The event runs from 10am to 4pm, and the same organisers will host a second jewellery fair on 23 November, at Foakes Hall in Great Dunmow.
Cambridge Made Christmas Fair
Firmly established in the local festive calendar, the Cambridge Made Christmas Fair returns to St Andrew’s Street Baptist Church for a weekend of crafty delights from 28 to 30 November. From quirky and unique jewellery and cosy crochet and knits to on-trend homewares, natural skincare, upcycled treasures and original prints, posters and cards: it’s a one-stop shop for blitzing your Christmas list.
The fair will include stalls from 45 designer-makers from around Cambridge and East Anglia, offering a chance to chat to the people behind the products and soak up a friendly, festive atmosphere.
Plus there’s a cafe where you can grab a hot drink and a wedge of cake. “The perfect antidote to a predictable,
mass-produced high street Christmas,” say the organisers – and we have to agree!
Search Cambridge Made Christmas Fair 2019 on Facebook for more information.
Histon Handmade
Histon welcomes back its showcase of handmade crafts and gifts on 30 November, when a line-up of 23 leading local designers will exhibit their wares at St Andrew’s Centre.
The event is free to explore and brimming with excellent quality stalls, often attracting more than a thousand visitors. Gems to discover include pieces of jewellery by event founder Claire Howieson, prints and cards from Elizabeth Fraser, ceramics by Daniela Stief, glass by Jutta Robinson, collage from Emma Bennett (as pictured below), and decorative woodwork by Jeremy Nicholls.
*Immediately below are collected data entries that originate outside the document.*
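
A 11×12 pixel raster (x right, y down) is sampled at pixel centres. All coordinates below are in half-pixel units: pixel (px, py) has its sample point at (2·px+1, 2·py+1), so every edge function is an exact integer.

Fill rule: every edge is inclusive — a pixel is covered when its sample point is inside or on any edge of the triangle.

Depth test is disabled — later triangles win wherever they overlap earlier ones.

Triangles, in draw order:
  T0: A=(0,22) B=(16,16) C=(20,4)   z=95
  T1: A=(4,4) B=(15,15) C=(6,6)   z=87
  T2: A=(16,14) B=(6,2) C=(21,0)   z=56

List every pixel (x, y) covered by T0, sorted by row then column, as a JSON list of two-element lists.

T0:
  2·area = 168  (B↔C swapped to make it positive)
  edge (0, 22)→(20, 4): d=(20,-18) inclusive
  edge (20, 4)→(16, 16): d=(-4,12) inclusive
  edge (16, 16)→(0, 22): d=(-16,6) inclusive
    (10,0)@(21, 1): e=[-42,0,210] → .  [on edge]
    (9,2)@(19, 5): e=[2,8,158] → X
    (10,2)@(21, 5): e=[38,-16,146] → .
    (8,3)@(17, 7): e=[6,24,138] → X
    (9,3)@(19, 7): e=[42,0,126] → X  [on edge]
    (10,3)@(21, 7): e=[78,-24,114] → .
    (7,4)@(15, 9): e=[10,40,118] → X
    (9,4)@(19, 9): e=[82,-8,94] → .
    (6,5)@(13, 11): e=[14,56,98] → X
    (9,5)@(19, 11): e=[122,-16,62] → .
    (5,6)@(11, 13): e=[18,72,78] → X
    (8,6)@(17, 13): e=[126,0,42] → X  [on edge]
    (7,9)@(15, 19): e=[210,0,-42] → .  [on edge]
  covered (22 px):
    . . . . . . . . . . .
    . . . . . . . . . . .
    . . . . . . . . . X .
    . . . . . . . . X X .
    . . . . . . . X X . .
    . . . . . . X X X . .
    . . . . . X X X X . .
    . . . . X X X X . . .
    . . . X X X X . . . .
    . . X X . . . . . . .
    . . . . . . . . . . .
    . . . . . . . . . . .
T1:
  degenerate (2·area = 0) — covers nothing
T2:
  2·area = 200
  edge (16, 14)→(6, 2): d=(-10,-12) inclusive
  edge (6, 2)→(21, 0): d=(15,-2) inclusive
  edge (21, 0)→(16, 14): d=(-5,14) inclusive
    (7,0)@(15, 1): e=[118,3,79] → X
    (8,0)@(17, 1): e=[142,7,51] → X
    (9,0)@(19, 1): e=[166,11,23] → X
    (10,0)@(21, 1): e=[190,15,-5] → .
    (3,1)@(7, 3): e=[2,17,181] → X
    (4,1)@(9, 3): e=[26,21,153] → X
    (5,1)@(11, 3): e=[50,25,125] → X
    (6,1)@(13, 3): e=[74,29,97] → X
    (10,1)@(21, 3): e=[170,45,-15] → .
    (3,2)@(7, 5): e=[-18,47,171] → .
    (4,2)@(9, 5): e=[6,51,143] → X
    (10,2)@(21, 5): e=[150,75,-25] → .
  covered (25 px):
    . . . . . . . X X X .
    . . . X X X X X X X .
    . . . . X X X X X X .
    . . . . . X X X X . .
    . . . . . . X X X . .
    . . . . . . . X X . .
    . . . . . . . . . . .
    . . . . . . . . . . .
    . . . . . . . . . . .
    . . . . . . . . . . .
    . . . . . . . . . . .
    . . . . . . . . . . .

Final: [[9,2],[8,3],[9,3],[7,4],[8,4],[6,5],[7,5],[8,5],[5,6],[6,6],[7,6],[8,6],[4,7],[5,7],[6,7],[7,7],[3,8],[4,8],[5,8],[6,8],[2,9],[3,9]]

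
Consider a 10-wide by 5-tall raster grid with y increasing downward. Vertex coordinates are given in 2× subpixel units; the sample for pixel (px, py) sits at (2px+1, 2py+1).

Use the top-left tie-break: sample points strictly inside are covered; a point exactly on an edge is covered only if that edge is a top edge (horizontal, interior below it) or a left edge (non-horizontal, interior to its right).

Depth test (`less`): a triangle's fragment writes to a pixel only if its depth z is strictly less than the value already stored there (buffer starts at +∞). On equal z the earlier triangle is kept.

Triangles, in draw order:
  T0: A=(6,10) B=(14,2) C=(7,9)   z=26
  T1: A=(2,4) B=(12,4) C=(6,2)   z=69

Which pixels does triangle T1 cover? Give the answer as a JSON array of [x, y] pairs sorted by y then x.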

The event runs 12pm to 7pm.
Search @histonhandmade on social media for more info
Bury St Edmunds Christmas Fayre
A feast for the eyes comes to Bury St Edmunds from 21 to 24 November, when the Christmas Fayre brings more than 300 stalls to this bustling Georgian town centre.
There will be fireworks, a cookery theatre and food area in the cathedral grounds, plus free children’s activities and fun fair on Angel Hill and in Abbey Gardens.
A farmers’ and cookware market takes place throughout the fayre and a makers’ market will feature local craftspeople and include demonstrations.
The fayre opens at 12pm on the 21st, with morning starts thereafter.
burystedmundschristmasfayre.co.uk
Mill Road Winter Fair
Perhaps the biggest community event in Cambridge alongside Strawberry Fair, Mill Road Winter Fair returns on 7 December. Closed to traffic from East Road to Coleridge Road, Cambridge’s famous street full of independent stores becomes home to more than 10,000 shoppers, people looking for good food (restaurants serve their food from the street) and entertainment from bands, singers, dance troupes and schools.
There is also a host of activities just off Mill Road itself, and foodies in particular will head to the Gwydir Street car park, which is home to a plethora of food and drink stalls, offering the widest of choices.
Expect to find craft and art stalls at the city end of the road and micro-music stages along the road, with some acts carrying on beyond the 4.30pm closing for the rest of the fair. The fun starts at 10.30am.
Grantchester Arts & Crafts Show
Grantchester is always a lovely place to head at the weekend, for a stroll through the meadows, a pub lunch and a cake and cuppa at The Orchard tea rooms.
But now you can add Christmas shopping to your list of things to do in this prettiest of villages, as the seventh annual Grantchester Art and Craft Christmas show comes to the village on 23 and 24 November. 15 local artists, craftspeople and makers – almost all of whom are local to Cambridgeshire and members of Cambridge Open Studios – who will be displaying and selling their wares, including Bex Burston with her kiln-fused glass and textiles, Janet Powell with her silver jewellery, Prue van der Hoorn’s silkpainting and Lizzy McCaughan with a range of screen-printed textiles.
It’s a brilliant opportunity to find truly unique, handmade gifts for family and friends, and to support the work of local artists. Entry to the show is free, and there will be teas, coffees and plenty of yummy homemade cakes to restore you once you’ve shopped till you drop. The show takes place in Grantchester Village hall and runs from 10am to 5pm on each day.